The case of Russell v. White Oil Corporation, 162 La. 9, 110 So. 70, 71, we think decisive of the present case on the question discussed. The opinion in that case reviews the jurisprudence bearing upon the question, and after doing so says: “But in those cases the facts and circumstances show that the employment in each case was well understood to be by the year, and hence they are not authority for the proposition that an employment for a year, when continued beyond that time, becomes an employment by the year; and if there be anything in said cases which might be so construed, they must be considered as overruled by the later case of National Automatic F. A. Co. v. Railroad Co., 115 La. 633, 39 So. 738, wherein it was held that a contract of hiring originally entered into for two years, was terminable thereafter at the will of either party, and was not renewed for another like period.”

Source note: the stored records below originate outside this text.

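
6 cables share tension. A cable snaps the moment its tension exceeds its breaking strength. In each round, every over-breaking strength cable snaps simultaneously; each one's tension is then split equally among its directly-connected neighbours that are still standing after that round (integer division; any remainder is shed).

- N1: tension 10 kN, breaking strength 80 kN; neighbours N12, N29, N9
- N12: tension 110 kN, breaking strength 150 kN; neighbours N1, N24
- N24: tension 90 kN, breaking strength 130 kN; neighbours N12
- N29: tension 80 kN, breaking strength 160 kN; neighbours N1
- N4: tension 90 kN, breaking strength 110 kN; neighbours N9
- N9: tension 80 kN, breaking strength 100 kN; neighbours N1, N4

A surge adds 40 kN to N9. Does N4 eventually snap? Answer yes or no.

yes

Round 1 — N9 at 120 > 100. N9 snaps.
  N9 sheds 120 kN to N1, N4: 60 each.
    N1: 10+60 = 70 ≤ 80
    N4: 90+60 = 150 > 110
Round 2 — N4 snaps.
  N4 sheds 150 kN: no online neighbours, lost.
No further breaks.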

The case of Chenet v. Libby & Blouin, Ltd., 156 La. 503, 100 So. 697, 698, is not mentioned by the court. It is subsequent to the cases cited in the Russell Case. However, . the facts of the Chenet Case are so ^dissimilar to those of the case at bar, we do not think it applicable at all. There the discharged overseer had worked for defendant year in and out for twenty-six years. The court said: “The very nature of plaintiff’s employment is a corroboration of his testimony that his contract was by the year as an overseer on the plantation of defendant company. As plaintiff was sent away by the proprietor of the plantation on which he had contracted to serve, before the expiration of the time during which he had agreed to serve, he is entitled to recover the whole of the salary for the year 1920, which he would have been entitled to receive, had the full term of his services arrived. * * * ”

Contra, in the present case, the contract was for the year, and not by the year; and, in addition, it is proved that in 1930 plaintiff was discharged by defendant as overseer in the month of September, and he made no contention that she did not have the right to do so.

For the reasons herein assigned, our former judgment and decree is reinstated and made final in the case.